Sudbury and Manitoulin v. C. B., 2013 ONSC 5179
COURT FILE NO.: C-197-11
DATE: 2013-08-27
SUPERIOR COURT OF JUSTICE - ONTARIO
RE: The Children’s Aid Society of the Districts of Sudbury and Manitoulin, Respondents
AND:
C. B., Appellant
BEFORE: The Honourable Madam Justice Patricia C. Hennessy
COUNSEL:
Dawn Dubois, for the Respondents
Darren L.M. Berlinguette, for the Appellant
HEARD: June 12, 2013
ENDORSEMENT ON APPEAL
[1] The father, C. B. appeals the order of Guay J, dated August 17, 2012, making the child L. S.-B. (born […], 2011) a Crown ward with no access. The father seeks an order placing the child in the care of R.G. under a 12 month supervision order subject to certain conditions.
[2] The trial before Justice Guay proceeded on the narrow issue of the placement of the child, either in the care of R.G. and J.F. or as a Ward of the Crown. All witnesses filed affidavits for their evidence in chief. Counsel for the parents cross examined two of the affiants.
[3] The appellant argued the following grounds of appeal: That the trial judge failed to appreciate that R.G. and J.F. are capable parents; that there was no evidence that R.G.’s osteoporosis would prevent her from caring for the child; that the trial judge erred in law and misapprehended the evidence by determining that the child’s continued access and relationship with his parents was not in his best interests and that the trial judge misapprehended the evidence by determining that R.G. and J.F. would not be able to manage the parents’ access to the child.
[4] The standard of review on a question of law is correctness and on mixed questions of law and fact is palpable and overriding error. (Children’s Aid Society of the District of Sudbury and Manitoulin v. D. D. 2004 47772 (ON SC), [2004] O.J. No. 5058, SCJ at para. 16)
[5] The parents consented to a finding that the child was in need of protection and agreed to a disposition that excluded them as caregivers. At trial, the parents submitted that the child should be permanently placed with R.G. and J.F.. By June 2013, the father had not exercised access to the child since March 2012.
[6] R.G. did not attend the appeal hearing although counsel for the father stated that she had planned to do so. She lives close by the court house and counsel advised that he had learned that she was en route to the courthouse. She did not arrive all morning.
[7] I am persuaded that there was ample evidence to support the trial judge’s finding that a placement with R.G. and J.F. would not be in the best interests of the child. The trial judge reviewed his concerns about R.G.’s serious and deteriorating health, which had already resulted in her giving up her job as a parental support worker. His concerns were legitimately based on the evidence before him. He noted in addition, R.G.’s difficulties in raising her own children, such that she requested the assistance of the Children’s Aid Society of the Districts of Sudbury and Manitoulin (“CAS”) and he noted the fragile health of the child and the likelihood of high care needs as he grew. Most importantly the trial judge considered the evidence from R.G. and J.F. with respect to their views on access to the child by the parents. The trial judge concluded on all of the uncontested evidence that the parents’ difficulties would continue to be visited upon the child, should the child be placed with the proposed caregivers.
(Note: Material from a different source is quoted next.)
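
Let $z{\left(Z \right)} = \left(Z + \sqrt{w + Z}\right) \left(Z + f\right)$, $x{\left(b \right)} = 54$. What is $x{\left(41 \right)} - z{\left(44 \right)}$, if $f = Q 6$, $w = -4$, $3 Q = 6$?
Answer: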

[8] With respect to the issue of continued access of the parents, the trial judge considered the history of the child’s experience with his parents and their abilities or lack thereof to care for the child, given their limited intellectual development. In particular, the trial judge had regard for the views of Dr. Ross and CAS staff who had observed the child with his parents and who had extensive dealings with the proposed caregivers.
[9] The trial judge was of the view that the proposal that the parents have continued access to the child was against the test of best interests of the child. He noted the father’s serious challenges with anger control and management and how this had led to a change in the place of access and ultimately in the father refusing to see the child. He concluded that parental access to the child would put the child at risk of harm. These findings were well supported by the evidence.
[10] In considering the evidence the trial judge took into account the two proposals before the court and examined the advantages and disadvantages of the competing plans without any starting presumptions. He concluded inter alia that the proposal put forward by the parents would result in continued uncertainty for the child, which was contrary to his best interests. The trial judge underscored the need for finality which was in the best interests of this child who had been in care since birth and was now in a home with a sibling, waiting for final placement.
[11] The finding and reasons of the trial judge are in accord with the purposes of the Child and Family Services Act, achieving permanency for the child in accordance with his best interests.
[12] The trial judge did not err in law or make any palpable or overriding errors in coming to his decision. The appeal is dismissed.